Although 23% of American families currently have just one child, the number was much lower when I was born in the 1980s. I forget that I’m fairly unique in being an only child. That is, until things on social media like “National Sibling Day” photos or a sibling survey go viral. Most recently, the comment section of this NRP article got me fuming.
The spoiled/bratty/conceited stereotype of “onlies” is still pervasive in our society. If only I had a dollar for every time someone said to me, “but you don’t act like an only child.” Lately I’ve been approached by other Moms asking, “Is it okay if I just want one?”.
We’ve all heard someone make the comment, “you have to give them a sibling!” at one time or another. This upsets me not only because you can raise a perfectly healthy only child (*ahem*), but also because the person receiving that comment might be dealing with infertility. Maybe they aren’t financially secure enough to support multiple kids. Besides, not all siblings have a close relationship. I can name a few off the top of my head that are on non-speaking terms. And sibling rivalry could be either helpful or harmful, so it seems silly to factor it into the decision.
Any child – siblings or not – could end up a spoiled brat. There are many factors that go into one’s personality. I’ve thought of a few things that might help your only child create life-long, sibling-like bonds with others. Not all of these are necessary or right for everyone; but the more you can check off the list, the more likely your child will socially flourish.
I tend to get offended at the saying “blood is thicker than water”, because I truly believe that your friends can be as close (maybe closer) as family. However, there are phases of life when friendships drift apart, and it’s easier to keep in touch with family if you get together for holidays, etc. For this reason, cousins often play a great faux-sibling role. Unfortunately, my cousins were far apart in age on one side, and geographically on the other. But I have a fellow sibling-less friend who is so close to her cousin that we refer to her cousin’s kids as her nieces. Ideally your only child will have cousins that they can play with often.

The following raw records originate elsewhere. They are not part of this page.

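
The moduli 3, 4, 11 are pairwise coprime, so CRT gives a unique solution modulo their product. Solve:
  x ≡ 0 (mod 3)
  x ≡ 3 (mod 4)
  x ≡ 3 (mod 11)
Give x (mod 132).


Moduli 3, 4, 11 are pairwise coprime; by CRT there is a unique solution modulo M = 3 · 4 · 11 = 132.
Solve pairwise, accumulating the modulus:
  Start with x ≡ 0 (mod 3).
  Combine with x ≡ 3 (mod 4): since gcd(3, 4) = 1, we get a unique residue mod 12.
    Write x = 0 + 3·t and substitute into x ≡ 3 (mod 4): 3·t ≡ 3 − 0 = 3 (mod 4).
    The inverse of 3 mod 4 is 3 (since 3·3 = 9 = 2·4 + 1), so t ≡ 3·3 = 9 ≡ 1 (mod 4).
    Then x = 0 + 3·1 = 3, valid modulo lcm(3, 4) = 12: x ≡ 3 (mod 12).
  Combine with x ≡ 3 (mod 11): since gcd(12, 11) = 1, we get a unique residue mod 132.
    Write x = 3 + 12·t and substitute into x ≡ 3 (mod 11): 12·t ≡ 3 − 3 = 0 (mod 11).
    Reduce coefficients mod 11: 1·t ≡ 0 (mod 11).
    So t ≡ 0 (mod 11).
    Then x = 3 + 12·0 = 3, valid modulo lcm(12, 11) = 132: x ≡ 3 (mod 132).
Verify: 3 mod 3 = 0 ✓, 3 mod 4 = 3 ✓, 3 mod 11 = 3 ✓.

x ≡ 3 (mod 132).


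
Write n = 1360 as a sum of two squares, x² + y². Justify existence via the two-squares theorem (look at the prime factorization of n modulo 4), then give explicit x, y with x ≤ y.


Step 1: Factor n = 1360 = 2^4 · 5 · 17.
Step 2: Check the mod-4 condition on each prime factor: 2 = 2 (special); 5 ≡ 1 (mod 4), exponent 1; 17 ≡ 1 (mod 4), exponent 1.
All primes ≡ 3 (mod 4) appear to even exponent (or don't appear), so by the two-squares theorem n IS expressible as a sum of two squares.
Step 3: Build a representation. Group n = k² · m with k = 4 and m = 5 · 17 = 85 (a product of primes ≡ 1 (mod 4)); a representation of m scales to one of n via (k·x)² + (k·y)² = k²(x² + y²). Each prime p ≡ 1 (mod 4) is itself a sum of two squares; find a² by testing p − a² for a perfect square:
  5: 5 − 1² = 4 = 2² ⇒ 5 = 1² + 2².
  17: 17 − 1² = 16 = 4² ⇒ 17 = 1² + 4².
  Combine using the Brahmagupta–Fibonacci identity (a² + b²)(c² + d²) = (ac − bd)² + (ad + bc)² = (ac + bd)² + (ad − bc)²:
  5 · 17 = 85: from (1² + 2²)(1² + 4²), take (1·1 − 2·4, 1·4 + 2·1) = (1 − 8, 4 + 2) = (-7, 6); dropping signs (only squares matter) gives (7, 6); check 7² + 6² = 49 + 36 = 85 ✓.
  Scale by k = 4: (4·7, 4·6) = (28, 24).
Step 4: Order so x ≤ y and verify: 24² + 28² = 576 + 784 = 1360 = n. ✓

n = 1360 = 24² + 28² (one valid representation with x ≤ y).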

I don’t know how I lucked out; but most of the kids in my neighborhood were all born in 1984. We shared backyards and never wanted to come inside until dark. I would have felt so isolated if I didn’t have siblings and lived on multiple acres out in the country.
If weighing the pros and cons of an in-home childcare provider vs. a daycare, I can personally vouch for daycare! Sure, there were times when I didn’t want to go; but by the end of my time in daycare, those kids were my best friends. We went on all kinds of neighborhood adventures together, and even created superhero aliases. I spent most of the school day thinking how excited I was to get back to writing our stories together!

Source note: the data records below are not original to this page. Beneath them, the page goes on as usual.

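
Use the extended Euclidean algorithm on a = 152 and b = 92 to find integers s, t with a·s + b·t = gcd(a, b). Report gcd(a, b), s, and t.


Euclidean algorithm on (152, 92) — divide until remainder is 0:
  152 = 1 · 92 + 60
  92 = 1 · 60 + 32
  60 = 1 · 32 + 28
  32 = 1 · 28 + 4
  28 = 7 · 4 + 0
gcd(152, 92) = 4.
Track Bezout coefficients alongside the remainders: start with r₀ = 152 = a·1 + b·0 (s = 1, t = 0) and r₁ = 92 = a·0 + b·1 (s = 0, t = 1); each new remainder r_{k+1} = r_{k-1} − q_k·r_k inherits s_{k+1} = s_{k-1} − q_k·s_k, t_{k+1} = t_{k-1} − q_k·t_k, so r_k = a·s_k + b·t_k at every step:
  q = 1: r = 60, s = 1 − 1·0 = 1, t = 0 − 1·1 = -1  (check: 152·1 + 92·(-1) = 60)
  q = 1: r = 32, s = 0 − 1·1 = -1, t = 1 − 1·(-1) = 2  (check: 152·(-1) + 92·2 = 32)
  q = 1: r = 28, s = 1 − 1·(-1) = 2, t = -1 − 1·2 = -3  (check: 152·2 + 92·(-3) = 28)
  q = 1: r = 4, s = -1 − 1·2 = -3, t = 2 − 1·(-3) = 5  (check: 152·(-3) + 92·5 = 4)
The row with r = 4 (the gcd) gives the Bezout coefficients s = -3, t = 5.
Result: 152 · (-3) + 92 · (5) = 4.

gcd(152, 92) = 4; s = -3, t = 5 (check: 152·(-3) + 92·5 = 4).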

I know choice of schools is highly personal. However, I’m so grateful for the diversity of people I was able to meet by attending public schools from Kindergarten through my undergraduate studies. It’s especially easy to get stuck in a bubble as an only child, because you’ve not experienced new ways of doing or thinking about things.

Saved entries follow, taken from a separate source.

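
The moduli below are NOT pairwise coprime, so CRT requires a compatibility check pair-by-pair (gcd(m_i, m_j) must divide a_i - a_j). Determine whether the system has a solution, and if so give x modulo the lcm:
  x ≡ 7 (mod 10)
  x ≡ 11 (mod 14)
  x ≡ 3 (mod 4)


Moduli 10, 14, 4 are not pairwise coprime, so CRT works modulo lcm(m_i) when all pairwise compatibility conditions hold.
Pairwise compatibility: gcd(m_i, m_j) must divide a_i - a_j for every pair.
Merge one congruence at a time:
  Start: x ≡ 7 (mod 10).
  Combine with x ≡ 11 (mod 14): gcd(10, 14) = 2; 11 - 7 = 4, which IS divisible by 2, so compatible.
    Write x = 7 + 10·t and substitute into x ≡ 11 (mod 14): 10·t ≡ 11 − 7 = 4 (mod 14).
    Divide the congruence (and modulus) by g = 2: 5·t ≡ 2 (mod 7).
    The inverse of 5 mod 7 is 3 (since 5·3 = 15 = 2·7 + 1), so t ≡ 3·2 = 6 ≡ 6 (mod 7).
    Then x = 7 + 10·6 = 67, valid modulo lcm(10, 14) = 70: x ≡ 67 (mod 70).
  Combine with x ≡ 3 (mod 4): gcd(70, 4) = 2; 3 - 67 = -64, which IS divisible by 2, so compatible.
    Write x = 67 + 70·t and substitute into x ≡ 3 (mod 4): 70·t ≡ 3 − 67 = -64 (mod 4).
    Divide the congruence (and modulus) by g = 2: 35·t ≡ -32 (mod 2).
    Reduce coefficients mod 2: 1·t ≡ 0 (mod 2).
    So t ≡ 0 (mod 2).
    Then x = 67 + 70·0 = 67, valid modulo lcm(70, 4) = 140: x ≡ 67 (mod 140).
Verify: 67 mod 10 = 7, 67 mod 14 = 11, 67 mod 4 = 3.

x ≡ 67 (mod 140).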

Admittedly: I’ve never been athletically inclined. However, organized sports are a great model of how to build routine and work as a team. My biggest social activity was Girl Scouts. I loved our outings and meetings so much. Whether it’s sports, scouts, music, dance, or countless other activities — get your only child involved!
Empathy by Example
The best way you can show your child how to be kind to others is to demonstrate this trait in your daily life. My parents were always there for their friends and siblings via phone, or welcoming them into our home at any time! They always implored me to call my friends back ASAP – what if they really needed someone to talk to? I’ve always been drawn to fellow “sensitive souls”, and my parent always encouraged them to come on over.
Whether you have one child by choice, or not, I assure you that they can certainly be a well-adjusted individual. Parents of multiples have to make sure they treat each child fairly. As a parent of one, your job is to make sure they are not isolated or lonely. It’s becoming more common, so hopefully the stereotypes will start to dissipate!
Did you grow up as an only child? Do you think it affected your personality?